- Born: 1948 (age 77–78) Brooklyn, New York
- Education: Union College (BS) University of Virginia (MA, PhD) Brooklyn Law School (JD)
- Known for: Constitutional law
- Scientific career
- Fields: Law, government
- Institutions: Albany Law School

= Vincent Martin Bonventre =

American law professor

Vincent Martin Bonventre is an American legal scholar.

==Education==
Bonventre received his B.S. from Union College in 1972 where he studied electrical engineering and chemistry.

Bonventre received a Juris Doctor in 1976 from Brooklyn Law School where he was active in the Moot Court Honor Society and the International Law Society. He received the Phi Alpha Delta International Legal Fraternity scholarship and won American Jurisprudence Awards, including one for Criminal Procedure, which has since been an area of his concentration.
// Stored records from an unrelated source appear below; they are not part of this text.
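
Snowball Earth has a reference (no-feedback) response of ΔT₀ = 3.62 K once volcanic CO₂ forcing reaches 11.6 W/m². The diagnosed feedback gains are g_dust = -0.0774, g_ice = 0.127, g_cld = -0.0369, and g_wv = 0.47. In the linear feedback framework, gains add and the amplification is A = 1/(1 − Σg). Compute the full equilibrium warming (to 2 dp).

Total gain g = -0.0774 + 0.127 − 0.0369 + 0.47 = 0.4827.
Amplification A = 1/(1 − 0.4827) = 1.933.
ΔT = 3.62 × 1.933 = 7.00 K.

7.00 K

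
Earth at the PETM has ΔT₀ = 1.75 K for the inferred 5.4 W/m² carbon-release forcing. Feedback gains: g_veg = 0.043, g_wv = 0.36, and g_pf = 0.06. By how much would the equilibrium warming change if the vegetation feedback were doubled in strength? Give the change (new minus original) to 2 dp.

Original: g = 0.463, ΔT = 1.75/(1−0.463) = 3.2588 K.
With doubled vegetation: g' = 0.506, ΔT' = 1.75/(1−0.506) = 3.5425 K.
Change = 3.5425 − 3.2588 = 0.28 K.

0.28 K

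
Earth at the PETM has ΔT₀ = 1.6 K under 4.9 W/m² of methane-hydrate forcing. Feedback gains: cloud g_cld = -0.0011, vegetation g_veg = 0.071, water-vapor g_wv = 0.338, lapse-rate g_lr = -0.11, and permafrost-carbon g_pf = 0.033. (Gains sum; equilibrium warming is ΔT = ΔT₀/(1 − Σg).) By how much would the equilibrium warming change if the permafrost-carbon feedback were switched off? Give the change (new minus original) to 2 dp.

-0.11 K

Original: g = 0.3309, ΔT = 1.6/(1−0.3309) = 2.3913 K.
Without permafrost-carbon: g' = 0.2979, ΔT' = 1.6/(1−0.2979) = 2.2789 K.
Change = 2.2789 − 2.3913 = -0.11 K.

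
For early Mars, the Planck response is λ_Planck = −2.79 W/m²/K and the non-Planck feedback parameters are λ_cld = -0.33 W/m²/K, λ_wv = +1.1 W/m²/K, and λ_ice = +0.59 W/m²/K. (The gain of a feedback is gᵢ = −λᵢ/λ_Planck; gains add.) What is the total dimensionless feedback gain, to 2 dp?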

He attended graduate school at the University of Virginia, earning a Master of Arts in public administration in 1981 and a Ph.D. in government in 2003, studying under Henry J. Abraham and David M. O'Brien. His doctoral dissertation focused on discerning the ideological views of judges based on their voting patterns, a theme that would continue throughout his later scholarship. While a PhD student, he was appointed Acting Assistant Professor of Government and taught courses in constitutional law and history.

==Career==

From 1970 to 1973, Bonventre served in the United States Army, earning a commission from Officers Candidate School at Fort Benning. He was assigned to Fort Huachuca, where he taught on the faculty of the Army Intelligence Center and School. After earning law school, Bonventre returned to the Army in 1977 as criminal trial counsel in the Judge Advocate General's Corps. While there he held the offices of Chief of Prosecution and Chief of Defense. Bonventre would serve in the JAG Corps until 1980.
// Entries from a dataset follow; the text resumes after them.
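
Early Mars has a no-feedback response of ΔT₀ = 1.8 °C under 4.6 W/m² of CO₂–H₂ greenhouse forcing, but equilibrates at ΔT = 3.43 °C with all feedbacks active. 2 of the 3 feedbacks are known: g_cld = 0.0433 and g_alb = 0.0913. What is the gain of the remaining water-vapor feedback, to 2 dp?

0.34

Amplification A = ΔT/ΔT₀ = 3.43/1.8 = 1.906.
Total gain g = 1 − 1/A = 1 − 1/1.906 = 0.4753.
Known gains sum to 0.0433 + 0.0913 = 0.1346.
g_wv = 0.4753 − 0.1346 = 0.34.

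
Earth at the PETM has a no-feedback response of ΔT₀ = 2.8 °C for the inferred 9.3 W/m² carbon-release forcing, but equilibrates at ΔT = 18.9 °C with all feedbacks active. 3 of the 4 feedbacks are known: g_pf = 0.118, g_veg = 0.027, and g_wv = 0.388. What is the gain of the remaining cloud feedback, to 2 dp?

Amplification A = ΔT/ΔT₀ = 18.9/2.8 = 6.75.
Total gain g = 1 − 1/A = 1 − 1/6.75 = 0.8519.
Known gains sum to 0.118 + 0.027 + 0.388 = 0.533.
g_cld = 0.8519 − 0.533 = 0.32.

0.32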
Starting in 1983, Bonventre began clerking at the New York Court of Appeals. He clerked for Judge Matthew J. Jasen from 1983 to 1985 and Judge Stewart F. Hancock Jr. in 1986, and again from 1987 to 1990. In between his clerkships, he was a Supreme Court of the United States Judicial Fellow, having been selected by then Chief Justice Warren Burger and the Judicial Fellows Commission.

=== Academia ===
Bonventre is the Justice Robert H. Jackson Distinguished Professor at Albany Law School. He joined the faculty of Albany Law School in 1990 as an assistant professor. At the end of that first academic year, he was appointed faculty advisor of the Albany Law Review, a position which he still holds. In 1996, he added the State Constitutional Commentary issue to that publication, serving as its professional editor. In 1993 he was made an associate professor, and in 1996 granted tenure and made a professor of law.

Bonventre has also taught as a visiting professor at the Syracuse University College of Law and the Maxwell School of Citizenship and Public Affairs.
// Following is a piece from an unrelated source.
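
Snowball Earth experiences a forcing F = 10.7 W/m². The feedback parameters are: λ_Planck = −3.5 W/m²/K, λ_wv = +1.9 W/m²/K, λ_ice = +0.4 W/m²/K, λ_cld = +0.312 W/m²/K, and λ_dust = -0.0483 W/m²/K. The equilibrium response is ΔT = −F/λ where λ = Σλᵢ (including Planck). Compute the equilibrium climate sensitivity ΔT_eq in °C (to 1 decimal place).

11.4 °C

Net feedback parameter λ = (−3.5) + (+1.9) + (+0.4) + (+0.312) + (-0.0483) = -0.9363 W/m²/K.
ΔT = −F/λ = −10.7/(-0.9363) = 11.4 °C.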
In 1999, Bonventre founded the Government Law and Policy Journal, a publication of the New York State Bar Association. He served as editor-in-chief of that publication until 2005. In 2002, Bonventre founded the Center for Judicial Process, a non-profit organization devoted to studying judicial decision-making and other judicial issues. The center went online in 2010 and Bonventre remains its director. Since 2008, Bonventre has maintained a regular blog, New York Court Watcher, which focuses on developments related to the New York Court of Appeals and United States Supreme Court. In 2011, he founded and became director of International Law Studies, a forum for the publication of international and comparative law scholarship.

His scholarship has been cited by the United States District Court for the Eastern District of New York and the Wyoming Supreme Court.

He is listed in Who's Who in America and Who's Who in American Law, and others.